Kendi evinde ‘Taç atışından gol yemek’ derim, ben buna! Galatasaray maça 1-0 mağlup başladı. Luyindama, Samudio’yu gördü, ama geç kaldı. Karşılayamadı ve Çaykur Rizespor attığı golle, büyük moralle oynamaya başladı böylece. Ama oyun ezberi bozulmadı, ev sahibinde. Yedlin’in beraberlik golü için çok beklemedi, Galatasaray. Yalnız, Galatasaray ilk golü yediği maçlarda, bu sezon galibiyet alamamıştı. Bu hususu yazmadan olmaz.

Çift santrfor oynarken, orta alan iyi baskı yapıp, iki yönü kusursuza yakın oynamalı. Ancak o zaman bu mekanizma işler.

Bireysel yetenekler, bu tür anlarda, birden ortaya çıkar. Emre Akbaba’nın gol vuruşu şiir gibiydi. Stat dolu olsa, bu gol ayakta alkışlanırdı. Öne geçince, bireysel hatanın faturası yine ortaya çıktı. Bu kez, Marcao ve Boldrin affetmedi.

İkinci yarıya, Çaykur Rizespor çok cesur başladı. Bu anlayış, Galatasaray’ın beklemediği bir oyun yapısıydı. Kazanılan penaltıyla, evinde üçüncü golü, Skoda ile kalesinde gördü, Galatasaray. Rakip yarı sahada çok adamla gol ararken, Rizespor’un çabuk atakları, dün çok baş ağrıttı. Ama yenik oynarken, risk almaya mecbursunuz. Onyekuru ve Kerem’in oyuna girmesinde bütün plan, rakibin birinci bölgesinde iyice etkili olmak düşüncesiydi. Arda ve Feghouli ile bütün kozlarını ortaya koydu, Fatih Terim.

Mohamed ve Fernandes çıkana kadar iyi performans gösteremediler. Meriah’ın kendi kalesine attığı gol ile umutlar yeniden doğdu, Galatasaray’da. Ama işler yoluna girmedi.

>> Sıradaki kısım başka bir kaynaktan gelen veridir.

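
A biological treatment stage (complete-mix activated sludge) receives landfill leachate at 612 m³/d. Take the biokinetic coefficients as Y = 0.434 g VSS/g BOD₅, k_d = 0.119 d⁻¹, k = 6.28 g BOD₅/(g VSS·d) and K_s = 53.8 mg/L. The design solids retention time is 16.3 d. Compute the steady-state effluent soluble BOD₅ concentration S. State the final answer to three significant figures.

S ≈ 3.81 mg/L

For a completely mixed reactor with recycle the Lawrence–McCarty relation gives S = K_s·(1 + k_d·θ_c) / [θ_c·(Y·k − k_d) − 1] = 53.8 × (1 + 0.119 × 16.3) / [16.3 × (0.434 × 6.28 − 0.119) − 1] = 158.2 / 41.49 = 3.812 mg/L.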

Penaltı kararından, ceza sahası dışında faule dönen pozisyon anında Yedlin kırmızıyı görünce, çılgın giden maç iyice acayip bir hal aldı. Bloklar arasında uyumsuzluk, rakip sahada kolay top kayıpları, son bölümlerde, Galatasaray’ın işini iyice zorlaştırdı. Ortaya, şampiyonluk mücadelesinde inanılmayacak bir skor ve mağlubiyet çıktı. Rizespor, Fernando’nun golüyle cesur mücadelesinin karşılığını 3 puanla aldı.